Photo courtesy of Maddie Farr

Left to right: Anika Wilsnack, Judy Lawrence, Maddie Farr and Hope McKnight. The four members of safety scissors performed their most recent show on April 15.

Caryl Shepard, Reporter

After attracting a large audience at its first few Evanston shows, the indie alternative rock band safety scissors looks to expand its presence at Northwestern. 

The quartet comprises Communication junior Judy Lawrence on guitar, Weinberg sophomore Anika Wilsnack on drums, McCormick junior Maddie Farr on vocals and guitar, and Weinberg junior Hope McKnight on bass. 

The group’s origins date back a few years. McKnight and Farr met when living in Sargent Hall their freshman year. After Farr unsuccessfully auditioned for a musical group her sophomore year, she decided to form a band of her own with McKnight.

Their idea became concrete during a conversation on the train last year, McKnight said.

“It was sort of this hypothetical, ‘Wouldn’t it be funny if we started a band?’” Farr said. “Then we actually did.”

The two put up flyers in search of more members, which Lawrence quickly responded to. Wilsnack later found the band through Instagram after the group had already played a few shows. 

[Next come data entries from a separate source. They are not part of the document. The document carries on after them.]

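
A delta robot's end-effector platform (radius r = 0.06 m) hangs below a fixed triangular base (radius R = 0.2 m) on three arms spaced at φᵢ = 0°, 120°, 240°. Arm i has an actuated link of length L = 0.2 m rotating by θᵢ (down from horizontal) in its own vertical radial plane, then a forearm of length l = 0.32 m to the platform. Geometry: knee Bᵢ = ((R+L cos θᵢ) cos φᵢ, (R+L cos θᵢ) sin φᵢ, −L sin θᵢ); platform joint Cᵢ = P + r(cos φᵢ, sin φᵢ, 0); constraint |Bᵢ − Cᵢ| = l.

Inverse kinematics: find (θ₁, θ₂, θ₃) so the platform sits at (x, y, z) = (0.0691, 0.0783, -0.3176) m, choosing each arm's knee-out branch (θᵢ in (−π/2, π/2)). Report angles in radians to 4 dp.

θ₁ = 0.6108, θ₂ = 0.7856, θ₃ = 1.3091

φ1=0.0° → target in arm frame (0.0691, 0.0783)
  e−x'=0.0709;  (l²−L²−(e−x')²−y'²−z²)/2L = -0.1241
  √(A²+B²)=0.3254;  θ1 = -1.3512+1.9620 ≈ 0.6108
arm 2 (φ=120.0°): x'=0.0333, y'=-0.0990
  e−x'=0.1067;  (l²−L²−(e−x')²−y'²−z²)/2L = -0.1492
  √(A²+B²)=0.3351;  θ2 = -1.2466+2.0322 ≈ 0.7856
arm 3 (φ=240.0°): x'=-0.1024, y'=0.0207
  e−x'=0.2424;  (l²−L²−(e−x')²−y'²−z²)/2L = -0.2441
  √(A²+B²)=0.3995;  θ3 = -0.9190+2.2281 ≈ 1.3091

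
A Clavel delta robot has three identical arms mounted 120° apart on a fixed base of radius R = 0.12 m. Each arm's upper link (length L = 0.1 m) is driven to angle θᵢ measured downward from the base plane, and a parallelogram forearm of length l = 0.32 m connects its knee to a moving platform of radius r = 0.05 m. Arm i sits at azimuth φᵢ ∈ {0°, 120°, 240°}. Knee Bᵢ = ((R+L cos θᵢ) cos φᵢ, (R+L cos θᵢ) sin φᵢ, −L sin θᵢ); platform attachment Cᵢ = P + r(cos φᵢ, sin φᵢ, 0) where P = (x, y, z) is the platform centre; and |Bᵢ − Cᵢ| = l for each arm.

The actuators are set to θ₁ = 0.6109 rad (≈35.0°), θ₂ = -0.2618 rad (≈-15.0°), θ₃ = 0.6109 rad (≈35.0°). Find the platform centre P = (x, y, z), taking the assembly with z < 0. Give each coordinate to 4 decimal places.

(-0.0515, 0.0892, -0.2877)

φ1=0.0°: virtual centre (0.1519, 0.0000, -0.0574), radius l
S2 = (0.1666·cos120.0°, 0.1666·sin120.0°, 0.0259) = (-0.0833, 0.1443, 0.0259)
S3 = (0.1519·cos240.0°, 0.1519·sin240.0°, -0.0574) = (-0.0760, -0.1316, -0.0574)
|S₂|²−|S₁|² = 0.0021;  |S₃|²−|S₁|² = 0.0000
[-0.4704 0.2885 0.1665]·P = 0.0021;  [-0.4557 -0.2631 0.0000]·P = 0.0000
det = 0.2553;  x = -0.0021+0.1716z,  y = 0.0037+-0.2972z
sphere 1 gives Az²+Bz+C=0 with A=1.1178, B=0.0597, C=-0.0754;  B²−4AC=0.3406;  roots -0.2877, 0.2343;  negative root z = -0.2877
x = -0.0515, y = 0.0892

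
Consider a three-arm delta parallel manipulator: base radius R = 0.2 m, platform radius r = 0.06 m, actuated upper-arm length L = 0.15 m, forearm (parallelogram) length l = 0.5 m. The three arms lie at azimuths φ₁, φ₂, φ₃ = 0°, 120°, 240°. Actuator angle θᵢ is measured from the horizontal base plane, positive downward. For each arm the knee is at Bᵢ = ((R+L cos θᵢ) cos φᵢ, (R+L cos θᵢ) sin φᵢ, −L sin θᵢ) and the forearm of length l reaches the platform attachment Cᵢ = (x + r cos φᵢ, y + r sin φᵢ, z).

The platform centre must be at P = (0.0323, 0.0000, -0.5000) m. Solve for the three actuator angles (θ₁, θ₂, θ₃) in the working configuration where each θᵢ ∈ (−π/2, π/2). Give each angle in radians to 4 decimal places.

θ₁ = 0.4363, θ₂ = 0.6109, θ₃ = 0.6109

rotate P by −φ1: (0.0323, 0.0000, -0.5000)
  e−x'=0.1077;  (l²−L²−(e−x')²−y'²−z²)/2L = -0.1137
  √(A²+B²)=0.5115;  θ1 = -1.3586+1.7949 ≈ 0.4363
arm 2 (φ=120.0°): x'=-0.0161, y'=-0.0280
  A cos θ + B sin θ = C:  0.1562·cos θ + -0.5000·sin θ = -0.1589
  √(A²+B²)=0.5238;  θ2 = -1.2681+1.8790 ≈ 0.6109
rotate P by −φ3: (-0.0162, 0.0280, -0.5000)
  e−x'=0.1562;  (l²−L²−(e−x')²−y'²−z²)/2L = -0.1589
  γ=atan2(-0.5000,0.1562)=-1.2681;  ψ=arccos(-0.3033)=1.8790;  θ3=γ+ψ≈0.6109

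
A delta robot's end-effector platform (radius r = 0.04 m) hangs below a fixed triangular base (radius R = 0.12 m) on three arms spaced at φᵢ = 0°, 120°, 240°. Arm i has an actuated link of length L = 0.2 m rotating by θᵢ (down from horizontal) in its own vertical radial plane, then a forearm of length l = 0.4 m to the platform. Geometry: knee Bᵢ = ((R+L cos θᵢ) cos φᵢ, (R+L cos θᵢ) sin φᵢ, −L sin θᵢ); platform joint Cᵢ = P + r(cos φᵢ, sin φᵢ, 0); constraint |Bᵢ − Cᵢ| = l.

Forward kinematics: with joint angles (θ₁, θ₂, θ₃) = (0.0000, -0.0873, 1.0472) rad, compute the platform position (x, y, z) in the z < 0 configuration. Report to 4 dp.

(0.0894, 0.1768, -0.3040)

arm 1 at φ=0.0°: (R−r)+L cos θ1 = 0.2800;  O1 = (0.2800, 0.0000, 0.0000)
arm 2 at φ=120.0°: (R−r)+L cos θ2 = 0.2792;  O2 = (-0.1396, 0.2418, 0.0174)
O3 = (0.1800·cos240.0°, 0.1800·sin240.0°, -0.1732) = (-0.0900, -0.1559, -0.1732)
subtract pairs → two planes through P
[-0.8392 0.4837 0.0349]·P = -0.0001;  [-0.7400 -0.3118 -0.3464]·P = -0.0160
det = 0.6196;  x = 0.0126+-0.2529z,  y = 0.0215+-0.5109z
sphere 1 gives Az²+Bz+C=0 with A=1.3250, B=0.1133, C=-0.0880;  B²−4AC=0.4793;  roots -0.3040, 0.2185;  negative root z = -0.3040
x = 0.0894, y = 0.1768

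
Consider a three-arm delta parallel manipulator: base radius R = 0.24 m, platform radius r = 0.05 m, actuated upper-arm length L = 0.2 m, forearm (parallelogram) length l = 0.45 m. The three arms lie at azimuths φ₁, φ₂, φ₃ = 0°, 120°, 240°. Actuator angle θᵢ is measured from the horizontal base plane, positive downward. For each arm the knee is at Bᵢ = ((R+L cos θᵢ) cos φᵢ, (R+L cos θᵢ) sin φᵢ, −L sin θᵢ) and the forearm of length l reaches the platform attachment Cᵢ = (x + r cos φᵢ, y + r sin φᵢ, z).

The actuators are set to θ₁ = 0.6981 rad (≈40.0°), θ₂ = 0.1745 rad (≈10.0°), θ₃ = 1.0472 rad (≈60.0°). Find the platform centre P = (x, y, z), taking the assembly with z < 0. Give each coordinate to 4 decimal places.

φ1=0.0°: virtual centre (0.3432, 0.0000, -0.1286), radius l
O2 = (0.3870·cos120.0°, 0.3870·sin120.0°, -0.0347) = (-0.1935, 0.3351, -0.0347)
arm 3 at φ=240.0°: e+L cos θ3 = 0.2900;  O3 = (-0.1450, -0.2511, -0.1732)
eliminate P² terms by subtracting sphere 1 from 2 and 3
[-1.0734 0.6702 0.1877]·P = 0.0166;  [-0.9764 -0.5023 -0.0893]·P = -0.0202
det = 1.1936;  x = 0.0044+0.0288z,  y = 0.0318+-0.2338z
into |P−O₁|² = l²: 1.0555z² + 0.2227z + -0.0701 = 0;  Δ = 0.3457;  z = -0.3840 or 0.1730 → z<0 root = -0.3840
x = -0.0067, y = 0.1216

(-0.0067, 0.1216, -0.3840)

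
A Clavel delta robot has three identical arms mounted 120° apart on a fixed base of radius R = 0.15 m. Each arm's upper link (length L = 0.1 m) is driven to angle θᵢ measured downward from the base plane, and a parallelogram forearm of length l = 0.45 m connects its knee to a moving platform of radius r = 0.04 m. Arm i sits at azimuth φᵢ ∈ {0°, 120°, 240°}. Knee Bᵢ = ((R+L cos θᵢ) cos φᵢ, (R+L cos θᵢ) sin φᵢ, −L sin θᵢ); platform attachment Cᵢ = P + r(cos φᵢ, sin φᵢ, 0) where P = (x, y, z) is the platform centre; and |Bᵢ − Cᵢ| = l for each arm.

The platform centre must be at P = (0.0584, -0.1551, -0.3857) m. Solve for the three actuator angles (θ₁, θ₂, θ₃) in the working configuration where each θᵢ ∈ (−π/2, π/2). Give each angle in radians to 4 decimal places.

φ1=0.0° → target in arm frame (0.0584, -0.1551)
  e−x'=0.0516;  (l²−L²−(e−x')²−y'²−z²)/2L = 0.0851
  θ1 = atan2(B,A) + arccos(C/0.3891) = -0.0874
rotate P by −φ2: (-0.1635, 0.0270, -0.3857)
  A=0.2735, B=-0.3857, C=(l²−L²−A²−y'²−z²)/(2L)=-0.1590
  γ=atan2(-0.3857,0.2735)=-0.9540;  ψ=arccos(-0.3363)=1.9138;  θ2=γ+ψ≈0.9599
φ3=240.0° → target in arm frame (0.1051, 0.1281)
  A=0.0049, B=-0.3857, C=(l²−L²−A²−y'²−z²)/(2L)=0.1365
  γ=atan2(-0.3857,0.0049)=-1.5581;  ψ=arccos(0.3538)=1.2091;  θ3=γ+ψ≈-0.3490

θ₁ = -0.0874, θ₂ = 0.9599, θ₃ = -0.3490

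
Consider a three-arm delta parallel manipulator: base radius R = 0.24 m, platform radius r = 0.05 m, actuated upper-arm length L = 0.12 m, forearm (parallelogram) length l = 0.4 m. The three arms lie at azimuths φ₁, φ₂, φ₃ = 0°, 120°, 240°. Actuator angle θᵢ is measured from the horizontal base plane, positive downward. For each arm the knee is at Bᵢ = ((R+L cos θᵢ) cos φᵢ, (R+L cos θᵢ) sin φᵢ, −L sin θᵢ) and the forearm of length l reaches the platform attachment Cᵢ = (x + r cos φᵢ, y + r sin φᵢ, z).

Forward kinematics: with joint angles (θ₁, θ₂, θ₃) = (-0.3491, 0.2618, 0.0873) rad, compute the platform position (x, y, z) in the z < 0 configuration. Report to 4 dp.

arm 1 at φ=0.0°: (R−r)+L cos θ1 = 0.3028;  O1 = (0.3028, 0.0000, 0.0410)
φ2=120.0°: virtual centre (-0.1530, 0.2649, -0.0311), radius l
φ3=240.0°: virtual centre (-0.1548, -0.2681, -0.0105), radius l
subtract pairs → two planes through P
plane₁₂: -0.9114x+0.5299y+-0.1442z = 0.0012
Cramer: x(z) = -0.0021-0.1355z;  y(z) = -0.0013+0.0391z
into |P−O₁|² = l²: 1.0199z² + 0.0004z + -0.0654 = 0;  Δ = 0.2668;  z = -0.2534 or 0.2530 → z<0 root = -0.2534
x = 0.0323, y = -0.0112

(0.0323, -0.0112, -0.2534)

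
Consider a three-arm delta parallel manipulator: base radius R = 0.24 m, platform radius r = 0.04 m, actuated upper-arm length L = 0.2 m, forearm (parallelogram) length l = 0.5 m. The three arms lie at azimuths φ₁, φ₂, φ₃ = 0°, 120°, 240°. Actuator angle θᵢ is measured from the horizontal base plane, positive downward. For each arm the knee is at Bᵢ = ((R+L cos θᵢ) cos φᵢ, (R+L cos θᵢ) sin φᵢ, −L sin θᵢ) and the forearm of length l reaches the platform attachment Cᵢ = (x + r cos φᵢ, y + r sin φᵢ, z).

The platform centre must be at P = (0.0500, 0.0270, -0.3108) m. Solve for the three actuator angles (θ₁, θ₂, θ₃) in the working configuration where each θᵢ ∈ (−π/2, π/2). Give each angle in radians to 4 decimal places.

θ₁ = -0.2622, θ₂ = 0.0871, θ₃ = 0.3492

rotate P by −φ1: (0.0500, 0.0270, -0.3108)
  A cos θ + B sin θ = C:  0.1500·cos θ + -0.3108·sin θ = 0.2254
  √(A²+B²)=0.3451;  θ1 = -1.1211+0.8589 ≈ -0.2622
rotate P by −φ2: (-0.0016, -0.0568, -0.3108)
  A cos θ + B sin θ = C:  0.2016·cos θ + -0.3108·sin θ = 0.1738
  γ=atan2(-0.3108,0.2016)=-0.9953;  ψ=arccos(0.4692)=1.0824;  θ2=γ+ψ≈0.0871
arm 3 (φ=240.0°): x'=-0.0484, y'=0.0298
  A cos θ + B sin θ = C:  0.2484·cos θ + -0.3108·sin θ = 0.1271
  γ=atan2(-0.3108,0.2484)=-0.8966;  ψ=arccos(0.3193)=1.2458;  θ3=γ+ψ≈0.3492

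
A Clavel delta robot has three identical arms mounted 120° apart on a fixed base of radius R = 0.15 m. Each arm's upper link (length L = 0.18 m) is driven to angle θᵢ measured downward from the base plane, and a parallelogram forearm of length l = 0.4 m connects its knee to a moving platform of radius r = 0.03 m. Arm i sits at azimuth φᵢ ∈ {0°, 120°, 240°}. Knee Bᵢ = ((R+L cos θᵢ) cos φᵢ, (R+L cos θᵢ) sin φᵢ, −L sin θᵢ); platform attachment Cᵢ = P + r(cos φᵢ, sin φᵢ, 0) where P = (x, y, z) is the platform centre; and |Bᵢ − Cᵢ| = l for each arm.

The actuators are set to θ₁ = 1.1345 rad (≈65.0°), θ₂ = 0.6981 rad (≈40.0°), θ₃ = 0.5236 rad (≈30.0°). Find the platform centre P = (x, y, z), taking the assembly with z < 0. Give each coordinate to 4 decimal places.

(-0.1033, -0.0264, -0.4271)

S1 = (0.1961·cos0.0°, 0.1961·sin0.0°, -0.1631) = (0.1961, 0.0000, -0.1631)
S2 = (0.2579·cos120.0°, 0.2579·sin120.0°, -0.1157) = (-0.1289, 0.2233, -0.1157)
S3 = (0.2759·cos240.0°, 0.2759·sin240.0°, -0.0900) = (-0.1379, -0.2389, -0.0900)
eliminate P² terms by subtracting sphere 1 from 2 and 3
[-0.6500 0.4467 0.0949]·P = 0.0148;  [-0.6680 -0.4778 0.1463]·P = 0.0192
Cramer: x(z) = -0.0257+0.1817z;  y(z) = -0.0042+0.0521z
sphere 1 gives Az²+Bz+C=0 with A=1.0357, B=0.2452, C=-0.0842;  B²−4AC=0.4089;  roots -0.4271, 0.1903;  negative root z = -0.4271
x = -0.1033, y = -0.0264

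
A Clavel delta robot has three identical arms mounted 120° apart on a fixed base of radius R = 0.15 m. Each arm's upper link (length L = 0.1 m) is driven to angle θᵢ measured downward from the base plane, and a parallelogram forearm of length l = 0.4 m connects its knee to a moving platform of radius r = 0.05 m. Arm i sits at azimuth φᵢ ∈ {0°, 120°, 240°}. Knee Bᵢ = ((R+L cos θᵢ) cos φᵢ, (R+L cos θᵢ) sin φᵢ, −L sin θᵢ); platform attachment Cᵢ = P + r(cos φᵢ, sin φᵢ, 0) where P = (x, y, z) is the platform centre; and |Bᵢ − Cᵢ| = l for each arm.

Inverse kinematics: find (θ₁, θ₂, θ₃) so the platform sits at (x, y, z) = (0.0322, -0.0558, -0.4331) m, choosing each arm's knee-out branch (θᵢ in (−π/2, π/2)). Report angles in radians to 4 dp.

arm 1 (φ=0.0°): x'=0.0322, y'=-0.0558
  A=0.0678, B=-0.4331, C=(l²−L²−A²−y'²−z²)/(2L)=-0.2264
  θ1 = atan2(B,A) + arccos(C/0.4384) = 0.6981
φ2=120.0° → target in arm frame (-0.0644, 0.0000)
  A=0.1644, B=-0.4331, C=(l²−L²−A²−y'²−z²)/(2L)=-0.3231
  √(A²+B²)=0.4633;  θ2 = -1.2080+2.3425 ≈ 1.1345
rotate P by −φ3: (0.0322, 0.0558, -0.4331)
  A=0.0678, B=-0.4331, C=(l²−L²−A²−y'²−z²)/(2L)=-0.2264
  √(A²+B²)=0.4384;  θ3 = -1.4156+2.1135 ≈ 0.6980

θ₁ = 0.6981, θ₂ = 1.1345, θ₃ = 0.6980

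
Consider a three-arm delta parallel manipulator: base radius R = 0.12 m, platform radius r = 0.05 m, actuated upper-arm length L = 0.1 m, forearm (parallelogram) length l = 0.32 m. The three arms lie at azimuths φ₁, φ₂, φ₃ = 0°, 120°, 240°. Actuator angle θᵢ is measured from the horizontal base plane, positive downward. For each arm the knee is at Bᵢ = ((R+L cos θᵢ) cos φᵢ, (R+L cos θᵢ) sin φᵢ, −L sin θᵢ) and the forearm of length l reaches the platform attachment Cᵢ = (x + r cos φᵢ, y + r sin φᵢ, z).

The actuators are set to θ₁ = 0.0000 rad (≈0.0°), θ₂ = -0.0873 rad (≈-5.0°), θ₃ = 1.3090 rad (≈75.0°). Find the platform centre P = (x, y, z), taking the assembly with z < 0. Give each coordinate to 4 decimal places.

arm 1 at φ=0.0°: e+L cos θ1 = 0.1700;  S1 = (0.1700, 0.0000, 0.0000)
φ2=120.0°: virtual centre (-0.0848, 0.1469, 0.0087), radius l
φ3=240.0°: virtual centre (-0.0479, -0.0830, -0.0966), radius l
|S₂|²−|S₁|² = -0.0001;  |S₃|²−|S₁|² = -0.0104
linear system: -0.5096x+0.2938y = -0.0001−0.0174z; -0.4359x+-0.1661y = -0.0104−-0.1932z
det = 0.2127;  x = 0.0144+-0.2532z,  y = 0.0248+-0.4986z
quadratic in z: (1.3127)z²+(0.0541)z+(-0.0776)=0, √Δ=0.6405 → z ∈ {-0.2646, 0.2233}; z = -0.2646 (taking z<0)
x = 0.0814, y = 0.1567

(0.0814, 0.1567, -0.2646)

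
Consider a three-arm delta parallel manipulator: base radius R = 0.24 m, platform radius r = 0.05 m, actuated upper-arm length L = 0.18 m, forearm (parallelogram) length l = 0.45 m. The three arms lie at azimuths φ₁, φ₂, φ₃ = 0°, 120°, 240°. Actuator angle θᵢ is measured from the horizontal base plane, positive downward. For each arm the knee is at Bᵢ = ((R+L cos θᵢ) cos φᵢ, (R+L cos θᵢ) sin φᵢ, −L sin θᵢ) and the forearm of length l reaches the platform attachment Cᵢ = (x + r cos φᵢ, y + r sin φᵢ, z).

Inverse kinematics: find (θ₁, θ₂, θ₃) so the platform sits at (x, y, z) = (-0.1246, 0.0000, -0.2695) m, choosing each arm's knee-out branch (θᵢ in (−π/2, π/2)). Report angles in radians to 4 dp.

θ₁ = 0.8725, θ₂ = -0.2618, θ₃ = -0.2618

arm 1 (φ=0.0°): x'=-0.1246, y'=0.0000
  A cos θ + B sin θ = C:  0.3146·cos θ + -0.2695·sin θ = -0.0042
  θ1 = atan2(B,A) + arccos(C/0.4143) = 0.8725
rotate P by −φ2: (0.0623, 0.1079, -0.2695)
  A cos θ + B sin θ = C:  0.1277·cos θ + -0.2695·sin θ = 0.1931
  γ=atan2(-0.2695,0.1277)=-1.1283;  ψ=arccos(0.6475)=0.8665;  θ2=γ+ψ≈-0.2618
φ3=240.0° → target in arm frame (0.0623, -0.1079)
  e−x'=0.1277;  (l²−L²−(e−x')²−y'²−z²)/2L = 0.1931
  √(A²+B²)=0.2982;  θ3 = -1.1283+0.8665 ≈ -0.2618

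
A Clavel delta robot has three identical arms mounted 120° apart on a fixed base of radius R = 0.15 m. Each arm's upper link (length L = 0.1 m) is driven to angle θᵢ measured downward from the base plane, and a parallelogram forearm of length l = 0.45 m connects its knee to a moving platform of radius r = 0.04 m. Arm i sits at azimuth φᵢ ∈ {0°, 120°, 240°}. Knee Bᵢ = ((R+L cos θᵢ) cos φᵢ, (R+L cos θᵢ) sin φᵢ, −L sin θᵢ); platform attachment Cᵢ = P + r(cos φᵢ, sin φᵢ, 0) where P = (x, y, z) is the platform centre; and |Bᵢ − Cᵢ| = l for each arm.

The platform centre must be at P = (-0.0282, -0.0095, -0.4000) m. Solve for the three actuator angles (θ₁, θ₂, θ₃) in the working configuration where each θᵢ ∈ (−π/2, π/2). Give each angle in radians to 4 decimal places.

rotate P by −φ1: (-0.0282, -0.0095, -0.4000)
  A=0.1382, B=-0.4000, C=(l²−L²−A²−y'²−z²)/(2L)=0.0666
  γ=atan2(-0.4000,0.1382)=-1.2381;  ψ=arccos(0.1573)=1.4129;  θ1=γ+ψ≈0.1747
φ2=120.0° → target in arm frame (0.0059, 0.0292)
  e−x'=0.1041;  (l²−L²−(e−x')²−y'²−z²)/2L = 0.1040
  γ=atan2(-0.4000,0.1041)=-1.3161;  ψ=arccos(0.2517)=1.3164;  θ2=γ+ψ≈0.0002
rotate P by −φ3: (0.0223, -0.0197, -0.4000)
  A cos θ + B sin θ = C:  0.0877·cos θ + -0.4000·sin θ = 0.1221
  γ=atan2(-0.4000,0.0877)=-1.3550;  ψ=arccos(0.2983)=1.2679;  θ3=γ+ψ≈-0.0871

θ₁ = 0.1747, θ₂ = 0.0002, θ₃ = -0.0871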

safety scissors draws inspiration from a variety of influences — among them The 1975, Arctic Monkeys, Radiohead, My Chemical Romance, Paramore and boygenius — to form a coherent style.

“We each have our own slightly different musical styles and it comes together in this great glory of indie alternative rock,” Wilsnack said.

After rehearsing in spaces like the Wirtz Center’s practice rooms and the Sigma Alpha Iota music sorority’s basement, safety scissors played its first performance in January at Songwriters Association at Northwestern’s open mic.

Shortly after, the group played its first basement show with student band 99%. The members “hit the ground running and haven’t stopped since,” Farr said.

Since then, safety scissors has landed a few other gigs, including for The Daily’s Notes from the Newsroom series and another basement show with Parkhopper.

“I think each and every one has gotten better,” Farr said. “Of course, there was something really special about our first gig because it was ours and there was really exciting energy.” 

Despite her excitement at the group’s growth, Lawrence said the band’s members sometimes struggles to coordinate practice times and work around their busy schedules as full-time students at NU. 

As the group continues practicing, its members say they hope to break into the Evanston and Chicago bar scene — but getting their foot in the door remains difficult, according to McKnight. 

“(The bar scene is) just really hit or miss,” Wilsnack said. “Until you get to the point where people are reaching out to you to make a bill, it’s a lot harder to be the one trying to find the venue than for the venue to try to find you.”

Recently, McKnight said many more bands have started up at NU. As the school’s music scene continues to explode, she said safety scissors hopes to contribute to the growth. 

Ultimately, Farr said the band aims to continue refining its sound and play as many shows as possible. 

“Every week we get better and our songwriting improves and our sound improves and it’s more cohesive,” Farr said. “We just want to keep that going for as long and as far as we can.”